Artisans, élites et princes
Disons-le en toute modestie : c’est l’une des bibliothèques d’imprimerie les mieux conservées au monde. On est frappé par le classement par format des ouvrages, mais c’est son exécution artisanale que l’on remarque d’emblée. À l’intérieur, on est entouré de solides armoires couvrant les murs du sol au plafond et équipées de rayonnages robustes pour supporter le poids des connaissances. Les bustes en bois sur les lutrins représentent des saints et des papes. Leurs variantes en plâtre sur les étagères sont ceux d’empereurs et d’homme érudits grecs et romains. Qui reconnaissez-vous ?
À visée professionnelle
Chaque journée de travail débutait par une célébration dans ce lieu qui, comme le suggèrent l’autel et le tableau de la crucifixion, servait autrefois de chapelle privée.
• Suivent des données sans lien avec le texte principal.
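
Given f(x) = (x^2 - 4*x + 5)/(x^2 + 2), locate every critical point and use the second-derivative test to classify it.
f'(x) = 2*(2*x^2 - 3*x - 4)/(x^4 + 4*x^2 + 4)

Solve f'(x) = 0:
  f'(x) = 2*(2*x^2 - 3*x - 4)/(x^2 + 2)^2; the denominator is positive wherever f is defined, so f'(x) = 0 ⇔ 4*x^2 - 6*x - 8 = 0.
  Factor: 4*x^2 - 6*x - 8 = 2*(2*x^2 - 3*x - 4); 2*x^2 - 3*x - 4 = 0 has no rational roots; quadratic formula: x = (3 ± √41)/4.
  ⇒ x = 3/4 - sqrt(41)/4 ≈ -0.8508, 3/4 + sqrt(41)/4 ≈ 2.3508

f''(x) = 2*(-4*x^3 + 9*x^2 + 24*x - 6)/(x^6 + 6*x^4 + 12*x^2 + 8)
Second-derivative test at each critical point:
  f''(-0.8508) = -1.7261 < 0 → local maximum
  f''(2.3508) = 0.2261 > 0 → local minimum

Critical points: x = 3/4 - sqrt(41)/4 ≈ -0.8508 (local maximum); x = 3/4 + sqrt(41)/4 ≈ 2.3508 (local minimum)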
Mais à l’origine, c’était la bibliothèque de travail de l’Officina. Plantin y stockait des ouvrages utiles pour les activités quotidiennes de l’imprimerie et pour ses correcteurs. En vue de préparer ses propres éditions, il avait acquis des manuscrits du Moyen-Âge, des incunables du premier siècle de l’imprimerie et des publications contemporaines de ses concurrents et connaissances.
Livres importantes
Avec les dépôts et la petite bibliothèque, la collection du musée compte pas moins de 40 000 ouvrages et 69 000 feuillets libres. Et cette somme de savoir n’est pas seulement le fait de Plantin et sa légendaire curiosité, ni de la passion pour les livres de Balthasar I Moretus. Leurs successeurs n’ont eu de cesse d’enrichir la collection. Lorsque l’Officina Plantiniana, transformée en Musée Plantin-Moretus, a rouvert ses portes, le premier conservateur Max Rooses a fait l’acquisition d’éditions Plantin-Moretus, mais aussi d’ouvrages du XVIe siècle publiés par d’autres éditeurs anversois. Aujourd’hui, la grande bibliothèque est donc toujours une bibliothèque en activité où scientifiques et historiens du monde entier peuvent demander des documents pour approfondir leurs recherches.
Sources de savoir
Christophe Plantin a transmis son amour du mot écrit à ses descendants et à ses successeurs. Tous leurs livres sont soigneusement exposés dans la grande bibliothèque privée du XVIIᵉ siècle. Un lieu inspirant, avec de hautes étagères remplies d’imprimés anciens, mais bien conservés. Des sources de savoir, hier comme aujourd’hui.